The majority of Tanzanians, who are mostly rural poor peasants and urban poverty-stricken itinerant informal sector traders, hardly earned themselves an extra pay without work on the extra Revolution Day.

On January 12, 1964, 50 years ago, a group of angry Zanzibaris, the majority with minimum Western schooling, said enough was enough to a system of multiparty political electioneering that always resulted in a minority of privileged Zanzibaris gaining a majority of the seats in the then Zanzibar parliament.

This was a legislative branch of a government of the so-called “independent” Zanzibar that was actually a settler neo-colonialist constitutional monarchy of Arab ancestry to which the departing British colonialists had bequeathed state power, a month earlier in December 1963.

This was power that ought to have been handed over to the organised representative of the majority of Zanzibari peoples, the African and Shiraz peoples of Unguja and Pemba, affiliated to the Afro-Shiraz Party and its left-wing political allies, the Umma Party.

The Zanzibar Revolution was not a tea party and a lot of innocent lives were lost. But, overall, it resulted in the formation of a people’s republic of Zanzibar, whose key leader, Sheikh Abeid Amani Karume, a devout believer in Pan African nationalism, quickly joined Tanganyika’s Mwalimu Julius Kambarage Nyerere in uniting Tanganyika and Zanzibar to form, on April 26, 1964, modern Tanzania.

Yesterday was Maulid Day, a proper public holiday on which Muslims mark the birth of Prophet Muhammad. This is the day immediately after the evening when Muslims take part in prayers in observance of the Prophet’s birth.

For Muslims, this week gave them an opportunity to reflect on the state of art of the world’s ethical infrastructure that has been put in place over the last 1,400 years since the Prophet to help humans to walk through the jungle that is the current global capitalist world without falling prey to various morally corrupting bourgeoisie influences such as greed and an insatiable penchant for personal accumulation at the expense of the pauperization of fellow human beings.

The author of this think piece was privileged to have been invited, on Saturday, January 11, 2014, the day before Zanzibar Revolution Day, to address a symposium organised by the leadership of students of the Bukoba campus of the St Augustine University of Tanzania, whose theme was National Ethics for the Youth and the Role of the Educated in Addressing Tanzania’s Development Challenges.

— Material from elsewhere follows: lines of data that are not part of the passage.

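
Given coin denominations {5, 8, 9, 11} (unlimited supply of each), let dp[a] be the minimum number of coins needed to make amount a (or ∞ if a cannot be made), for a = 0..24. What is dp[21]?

3

 a  0  1  2  3  4  5  6  7  8  9 10 11 12 13 14 15 16 17 18 19 20 21 22 23 24
dp  0  -  -  -  -  1  -  -  1  1  2  1  -  2  2  3  2  2  2  2  2  3  2  3  3
(- denotes ∞ / unreachable)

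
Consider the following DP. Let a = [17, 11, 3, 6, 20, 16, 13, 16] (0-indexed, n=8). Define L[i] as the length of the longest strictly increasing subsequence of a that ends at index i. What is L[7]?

   i    0    1    2    3    4    5    6    7
a[i]   17   11    3    6   20   16   13   16
L[i]    1    1    1    2    3    3    3    4

4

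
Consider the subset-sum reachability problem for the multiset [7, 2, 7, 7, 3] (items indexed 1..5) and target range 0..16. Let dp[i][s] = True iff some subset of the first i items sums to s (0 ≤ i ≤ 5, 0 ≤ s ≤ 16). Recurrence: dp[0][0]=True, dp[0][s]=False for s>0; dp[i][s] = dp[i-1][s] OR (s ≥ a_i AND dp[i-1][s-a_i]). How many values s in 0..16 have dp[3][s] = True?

i\s   0   1   2   3   4   5   6   7   8   9  10  11  12  13  14  15  16
  0   T   F   F   F   F   F   F   F   F   F   F   F   F   F   F   F   F
  1   T   F   F   F   F   F   F   T   F   F   F   F   F   F   F   F   F
  2   T   F   T   F   F   F   F   T   F   T   F   F   F   F   F   F   F
  3   T   F   T   F   F   F   F   T   F   T   F   F   F   F   T   F   T
  4   T   F   T   F   F   F   F   T   F   T   F   F   F   F   T   F   T
  5   T   F   T   T   F   T   F   T   F   T   T   F   T   F   T   F   T

6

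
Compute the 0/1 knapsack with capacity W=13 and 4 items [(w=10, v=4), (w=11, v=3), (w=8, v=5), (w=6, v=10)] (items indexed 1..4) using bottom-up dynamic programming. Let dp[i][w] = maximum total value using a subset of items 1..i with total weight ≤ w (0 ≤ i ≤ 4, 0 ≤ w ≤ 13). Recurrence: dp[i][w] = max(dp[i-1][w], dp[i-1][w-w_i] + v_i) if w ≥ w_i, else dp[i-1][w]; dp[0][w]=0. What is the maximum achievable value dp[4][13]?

10

i\w   0   1   2   3   4   5   6   7   8   9  10  11  12  13
  0   0   0   0   0   0   0   0   0   0   0   0   0   0   0
  1   0   0   0   0   0   0   0   0   0   0   4   4   4   4
  2   0   0   0   0   0   0   0   0   0   0   4   4   4   4
  3   0   0   0   0   0   0   0   0   5   5   5   5   5   5
  4   0   0   0   0   0   0  10  10  10  10  10  10  10  10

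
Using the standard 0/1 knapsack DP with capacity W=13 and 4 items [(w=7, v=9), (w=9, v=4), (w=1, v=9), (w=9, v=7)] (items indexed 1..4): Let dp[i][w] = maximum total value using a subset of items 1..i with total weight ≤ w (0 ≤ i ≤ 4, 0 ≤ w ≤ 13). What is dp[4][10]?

18

i\w   0   1   2   3   4   5   6   7   8   9  10  11  12  13
  0   0   0   0   0   0   0   0   0   0   0   0   0   0   0
  1   0   0   0   0   0   0   0   9   9   9   9   9   9   9
  2   0   0   0   0   0   0   0   9   9   9   9   9   9   9
  3   0   9   9   9   9   9   9   9  18  18  18  18  18  18
  4   0   9   9   9   9   9   9   9  18  18  18  18  18  18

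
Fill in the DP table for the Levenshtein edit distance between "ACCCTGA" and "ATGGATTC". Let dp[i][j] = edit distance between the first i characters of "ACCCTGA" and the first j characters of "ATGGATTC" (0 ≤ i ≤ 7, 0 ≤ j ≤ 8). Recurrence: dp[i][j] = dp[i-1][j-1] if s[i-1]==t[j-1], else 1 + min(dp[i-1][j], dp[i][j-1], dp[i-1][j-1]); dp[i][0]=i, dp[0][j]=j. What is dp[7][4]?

   ''  A  T  G  G  A  T  T  C
''  0  1  2  3  4  5  6  7  8
 A  1  0  1  2  3  4  5  6  7
 C  2  1  1  2  3  4  5  6  6
 C  3  2  2  2  3  4  5  6  6
 C  4  3  3  3  3  4  5  6  6
 T  5  4  3  4  4  4  4  5  6
 G  6  5  4  3  4  5  5  5  6
 A  7  6  5  4  4  4  5  6  6

4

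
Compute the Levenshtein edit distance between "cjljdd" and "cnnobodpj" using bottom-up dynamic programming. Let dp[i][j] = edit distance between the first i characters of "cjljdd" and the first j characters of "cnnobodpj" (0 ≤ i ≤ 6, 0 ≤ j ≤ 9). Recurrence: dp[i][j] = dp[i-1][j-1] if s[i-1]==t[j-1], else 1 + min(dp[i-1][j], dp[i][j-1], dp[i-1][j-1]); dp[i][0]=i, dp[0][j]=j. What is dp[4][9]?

   ''  c  n  n  o  b  o  d  p  j
''  0  1  2  3  4  5  6  7  8  9
 c  1  0  1  2  3  4  5  6  7  8
 j  2  1  1  2  3  4  5  6  7  7
 l  3  2  2  2  3  4  5  6  7  8
 j  4  3  3  3  3  4  5  6  7  7
 d  5  4  4  4  4  4  5  5  6  7
 d  6  5  5  5  5  5  5  5  6  7

7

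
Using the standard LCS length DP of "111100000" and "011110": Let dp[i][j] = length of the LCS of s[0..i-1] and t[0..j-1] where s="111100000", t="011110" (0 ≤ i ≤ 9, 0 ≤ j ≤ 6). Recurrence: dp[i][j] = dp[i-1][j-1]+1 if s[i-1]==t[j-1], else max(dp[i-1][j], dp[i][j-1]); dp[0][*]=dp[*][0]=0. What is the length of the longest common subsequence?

5

   ''  0  1  1  1  1  0
''  0  0  0  0  0  0  0
 1  0  0  1  1  1  1  1
 1  0  0  1  2  2  2  2
 1  0  0  1  2  3  3  3
 1  0  0  1  2  3  4  4
 0  0  1  1  2  3  4  5
 0  0  1  1  2  3  4  5
 0  0  1  1  2  3  4  5
 0  0  1  1  2  3  4  5
 0  0  1  1  2  3  4  5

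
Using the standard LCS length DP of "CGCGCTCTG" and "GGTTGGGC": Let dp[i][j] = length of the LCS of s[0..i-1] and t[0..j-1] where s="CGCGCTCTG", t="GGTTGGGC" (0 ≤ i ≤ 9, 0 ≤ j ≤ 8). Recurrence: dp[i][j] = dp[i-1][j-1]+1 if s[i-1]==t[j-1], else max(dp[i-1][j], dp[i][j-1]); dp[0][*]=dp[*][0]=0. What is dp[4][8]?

   ''  G  G  T  T  G  G  G  C
''  0  0  0  0  0  0  0  0  0
 C  0  0  0  0  0  0  0  0  1
 G  0  1  1  1  1  1  1  1  1
 C  0  1  1  1  1  1  1  1  2
 G  0  1  2  2  2  2  2  2  2
 C  0  1  2  2  2  2  2  2  3
 T  0  1  2  3  3  3  3  3  3
 C  0  1  2  3  3  3  3  3  4
 T  0  1  2  3  4  4  4  4  4
 G  0  1  2  3  4  5  5  5  5

2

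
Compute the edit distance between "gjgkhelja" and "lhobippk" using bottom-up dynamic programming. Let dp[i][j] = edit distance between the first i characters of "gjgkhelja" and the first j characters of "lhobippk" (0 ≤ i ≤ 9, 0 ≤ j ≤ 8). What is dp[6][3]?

5

   ''  l  h  o  b  i  p  p  k
''  0  1  2  3  4  5  6  7  8
 g  1  1  2  3  4  5  6  7  8
 j  2  2  2  3  4  5  6  7  8
 g  3  3  3  3  4  5  6  7  8
 k  4  4  4  4  4  5  6  7  7
 h  5  5  4  5  5  5  6  7  8
 e  6  6  5  5  6  6  6  7  8
 l  7  6  6  6  6  7  7  7  8
 j  8  7  7  7  7  7  8  8  8
 a  9  8  8  8  8  8  8  9  9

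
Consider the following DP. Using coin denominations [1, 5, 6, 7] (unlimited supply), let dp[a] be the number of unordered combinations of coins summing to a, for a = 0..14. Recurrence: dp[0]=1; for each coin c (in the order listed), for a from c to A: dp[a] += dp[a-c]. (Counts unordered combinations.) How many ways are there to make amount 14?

10

after  coin     0     1     2     3     4     5     6     7     8     9    10    11    12    13    14
          1     1     1     1     1     1     1     1     1     1     1     1     1     1     1     1
          5     1     1     1     1     1     2     2     2     2     2     3     3     3     3     3
          6     1     1     1     1     1     2     3     3     3     3     4     5     6     6     6
          7     1     1     1     1     1     2     3     4     4     4     5     6     8     9    10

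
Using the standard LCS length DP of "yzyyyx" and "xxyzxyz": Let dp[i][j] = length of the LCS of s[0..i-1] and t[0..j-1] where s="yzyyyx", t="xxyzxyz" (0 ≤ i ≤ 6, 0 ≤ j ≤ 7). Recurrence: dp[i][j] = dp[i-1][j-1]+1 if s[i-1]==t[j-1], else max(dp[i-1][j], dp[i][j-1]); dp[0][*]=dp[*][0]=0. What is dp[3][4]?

2

   ''  x  x  y  z  x  y  z
''  0  0  0  0  0  0  0  0
 y  0  0  0  1  1  1  1  1
 z  0  0  0  1  2  2  2  2
 y  0  0  0  1  2  2  3  3
 y  0  0  0  1  2  2  3  3
 y  0  0  0  1  2  2  3  3
 x  0  1  1  1  2  3  3  3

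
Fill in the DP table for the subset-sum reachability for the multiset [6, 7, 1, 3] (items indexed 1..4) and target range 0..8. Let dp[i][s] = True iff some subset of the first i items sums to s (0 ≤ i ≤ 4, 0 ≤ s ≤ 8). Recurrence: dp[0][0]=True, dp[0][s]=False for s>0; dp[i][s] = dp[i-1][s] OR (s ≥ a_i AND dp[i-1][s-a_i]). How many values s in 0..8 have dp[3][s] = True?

5

i\s   0   1   2   3   4   5   6   7   8
  0   T   F   F   F   F   F   F   F   F
  1   T   F   F   F   F   F   T   F   F
  2   T   F   F   F   F   F   T   T   F
  3   T   T   F   F   F   F   T   T   T
  4   T   T   F   T   T   F   T   T   T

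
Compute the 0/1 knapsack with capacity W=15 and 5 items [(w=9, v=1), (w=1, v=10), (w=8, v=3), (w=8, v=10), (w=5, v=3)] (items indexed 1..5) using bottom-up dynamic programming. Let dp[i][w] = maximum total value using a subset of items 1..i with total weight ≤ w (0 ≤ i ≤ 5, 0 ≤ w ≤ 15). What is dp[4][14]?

i\w   0   1   2   3   4   5   6   7   8   9  10  11  12  13  14  15
  0   0   0   0   0   0   0   0   0   0   0   0   0   0   0   0   0
  1   0   0   0   0   0   0   0   0   0   1   1   1   1   1   1   1
  2   0  10  10  10  10  10  10  10  10  10  11  11  11  11  11  11
  3   0  10  10  10  10  10  10  10  10  13  13  13  13  13  13  13
  4   0  10  10  10  10  10  10  10  10  20  20  20  20  20  20  20
  5   0  10  10  10  10  10  13  13  13  20  20  20  20  20  23  23

20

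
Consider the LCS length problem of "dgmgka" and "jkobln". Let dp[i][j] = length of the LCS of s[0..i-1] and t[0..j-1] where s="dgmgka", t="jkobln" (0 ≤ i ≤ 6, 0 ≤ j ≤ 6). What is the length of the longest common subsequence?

   ''  j  k  o  b  l  n
''  0  0  0  0  0  0  0
 d  0  0  0  0  0  0  0
 g  0  0  0  0  0  0  0
 m  0  0  0  0  0  0  0
 g  0  0  0  0  0  0  0
 k  0  0  1  1  1  1  1
 a  0  0  1  1  1  1  1

1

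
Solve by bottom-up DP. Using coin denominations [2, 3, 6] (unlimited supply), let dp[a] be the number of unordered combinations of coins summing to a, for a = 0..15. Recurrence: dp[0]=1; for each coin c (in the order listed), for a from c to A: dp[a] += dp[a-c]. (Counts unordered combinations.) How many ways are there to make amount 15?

after  coin     0     1     2     3     4     5     6     7     8     9    10    11    12    13    14    15
          2     1     0     1     0     1     0     1     0     1     0     1     0     1     0     1     0
          3     1     0     1     1     1     1     2     1     2     2     2     2     3     2     3     3
          6     1     0     1     1     1     1     3     1     3     3     3     3     6     3     6     6

6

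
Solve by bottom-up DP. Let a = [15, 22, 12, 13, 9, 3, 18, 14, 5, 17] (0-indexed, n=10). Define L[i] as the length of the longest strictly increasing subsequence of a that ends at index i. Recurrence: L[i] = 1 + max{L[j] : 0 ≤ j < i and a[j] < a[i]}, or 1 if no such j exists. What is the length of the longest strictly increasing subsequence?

4

   i    0    1    2    3    4    5    6    7    8    9
a[i]   15   22   12   13    9    3   18   14    5   17
L[i]    1    2    1    2    1    1    3    3    2    4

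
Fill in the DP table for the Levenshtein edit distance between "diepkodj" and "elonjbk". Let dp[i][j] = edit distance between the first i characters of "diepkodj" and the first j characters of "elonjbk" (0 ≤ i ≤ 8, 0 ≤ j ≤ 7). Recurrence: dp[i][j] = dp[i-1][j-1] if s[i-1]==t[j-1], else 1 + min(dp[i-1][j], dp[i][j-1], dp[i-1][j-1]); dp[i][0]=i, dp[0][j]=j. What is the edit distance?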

The Kagera Regional Commissioner, Colonel (rtd) Fabian Massawe, used the symposium opening address to remind the people of the Kagera Region to maintain unity across ethnic, religious and political affiliations so that such unity may help the region to accelerate its socio-economic development. He urged all his listeners, not only students and staff from the Bukoba Campus of St Augustine University of Tanzania, the hosts, but also those from Josiah Kibira University of Tumaini Makuria inaugurated in Bukoba in 2012, the Bukoba campus of the Open university of Tanzania, the legendary Katoke Teachers College, and the recently launched Josiah Kibira Girls High School, to cherish the Kagera regional anthem that appeals to all the people of Kagera to promote peace and development through love, tolerance, solidarity and hard skilled work.

It was a memorable day to see students discussing how the educated youth may prepare themselves to promote ethical values such as honesty, equality and empathy for the socially excluded and downtrodden.

In the words of John Niven, author of The Second Coming, students were adopting the wisdom of saying ‘if you could not reach the world to change it then you tried to change the world within your reach!’ This is a stance at the core of the actions of those who participated in the Zanzibar Revolution to risk their lives in the promotion of Pan African nationalist unity and the establishment of modern Tanzania.

Members of Tanzania’s forthcoming Constituent Assembly must subordinate the narrow partisan interests derived from party political affiliations to the broad Pan African nationalist interests of preserving the Union between Tanganyika and Zanzibar.